Balsamic pork cutlets with fennel and grapefruit salad
- 09.03.2017
- 505
For a quick, tasty meal try these balsamic pork cutlets served with a tasty fennel and grapefruit salad.
Recipe «Balsamic pork cutlets with fennel and grapefruit salad» presented in category Recipes / Meat, to prepare this dish you will need no more 08 minutes. To make this dish at home by prescription from the author sheff would need: 1/3 cup olive oil, 4 x 200g pork cutlets, 3/4 cup balsamic vinegar, 200g snowpeas, trimmed, thinly sliced lengthways, Finely grated zest and juice of 1/2 pink grapefruit, plus segmented flesh of 1 grapefruit , 2 small fennel bulbs, very thinly sliced , fronds reserved .
Ingredients:
- 1/3 cup olive oil
- 4 x 200g pork cutlets
- 3/4 cup balsamic vinegar
- 200g snowpeas, trimmed, thinly sliced lengthways
- Finely grated zest and juice of 1/2 pink grapefruit, plus segmented flesh of 1 grapefruit
- 2 small fennel bulbs, very thinly sliced , fronds reserved
Instructions
- Heat 2 tbs oil in a large frypan over medium-high heat. Season the cutlets and cook for 2 1/2 minutes each side or until golden. Transfer to a plate.

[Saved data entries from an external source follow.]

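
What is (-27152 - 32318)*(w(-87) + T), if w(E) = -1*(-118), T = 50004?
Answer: -2980755340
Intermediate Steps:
w(E) = 118
(-27152 - 32318)*(w(-87) + T) = (-27152 - 32318)*(118 + 50004) = -59470*50122 = -2980755340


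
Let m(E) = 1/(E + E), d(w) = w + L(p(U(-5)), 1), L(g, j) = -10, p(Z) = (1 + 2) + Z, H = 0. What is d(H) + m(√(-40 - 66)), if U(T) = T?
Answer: -10 - I*√106/212 ≈ -10.0 - 0.048564*I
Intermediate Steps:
p(Z) = 3 + Z
d(w) = -10 + w (d(w) = w - 10 = -10 + w)
m(E) = 1/(2*E)
d(H) + m(√(-40 - 66)) = (-10 + 0) + 1/(2*(√(-40 - 66))) = -10 + 1/(2*(√(-106))) = -10 + 1/(2*((I*√106))) = -10 + (-I*√106/106)/2 = -10 - I*√106/212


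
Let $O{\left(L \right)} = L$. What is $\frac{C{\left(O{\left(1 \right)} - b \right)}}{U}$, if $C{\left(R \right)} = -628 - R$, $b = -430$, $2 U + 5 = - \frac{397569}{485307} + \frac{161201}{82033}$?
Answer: $\frac{28106699526486}{51145916575} \approx 549.54$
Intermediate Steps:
$U = - \frac{51145916575}{26540792754}$ ($U = - \frac{5}{2} + \frac{- \frac{397569}{485307} + \frac{161201}{82033}}{2} = - \frac{5}{2} + \frac{\left(-397569\right) \frac{1}{485307} + 161201 \cdot \frac{1}{82033}}{2} = - \frac{5}{2} + \frac{- \frac{132523}{161769} + \frac{161201}{82033}}{2} = - \frac{5}{2} + \frac{1}{2} \cdot \frac{15206065310}{13270396377} = - \frac{5}{2} + \frac{7603032655}{13270396377} = - \frac{51145916575}{26540792754} \approx -1.9271$)
$\frac{C{\left(O{\left(1 \right)} - b \right)}}{U} = \frac{-628 - \left(1 - -430\right)}{- \frac{51145916575}{26540792754}} = \left(-628 - \left(1 + 430\right)\right) \left(- \frac{26540792754}{51145916575}\right) = \left(-628 - 431\right) \left(- \frac{26540792754}{51145916575}\right) = \left(-1059\right) \left(- \frac{26540792754}{51145916575}\right) = \frac{28106699526486}{51145916575}$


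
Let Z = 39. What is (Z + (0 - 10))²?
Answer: 841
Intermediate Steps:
(Z + (0 - 10))² = (39 + (0 - 10))² = (39 - 10)² = 29² = 841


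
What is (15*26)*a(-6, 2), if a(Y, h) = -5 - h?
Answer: -2730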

- Reduce heat to medium-low, drain remaining oil from the pan and discard, then add the balsamic vinegar. Bring to a simmer and cook, stirring, for 1 minute or until slightly reduced. Return the cutlets to the pan and cook for a further 2 minutes each side, basting constantly with the balsamic glaze.

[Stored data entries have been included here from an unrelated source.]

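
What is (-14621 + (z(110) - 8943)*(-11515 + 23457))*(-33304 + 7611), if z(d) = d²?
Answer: -968273412189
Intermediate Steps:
(-14621 + (z(110) - 8943)*(-11515 + 23457))*(-33304 + 7611) = (-14621 + (110² - 8943)*(-11515 + 23457))*(-33304 + 7611) = (-14621 + (12100 - 8943)*11942)*(-25693) = (-14621 + 3157*11942)*(-25693) = (-14621 + 37700894)*(-25693) = 37686273*(-25693) = -968273412189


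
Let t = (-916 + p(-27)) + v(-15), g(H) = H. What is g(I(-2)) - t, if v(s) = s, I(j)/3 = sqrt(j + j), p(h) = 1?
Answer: 930 + 6*I ≈ 930.0 + 6.0*I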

- Blanch the snowpeas in boiling water, drain, then refresh under cold running water. Combine with the grapefruit zest, juice and segments, fennel, reserved fronds and remaining 2 tbs olive oil. Season and toss to combine, then divide among bowls and serve topped with the pork cutlets and any cooking juices.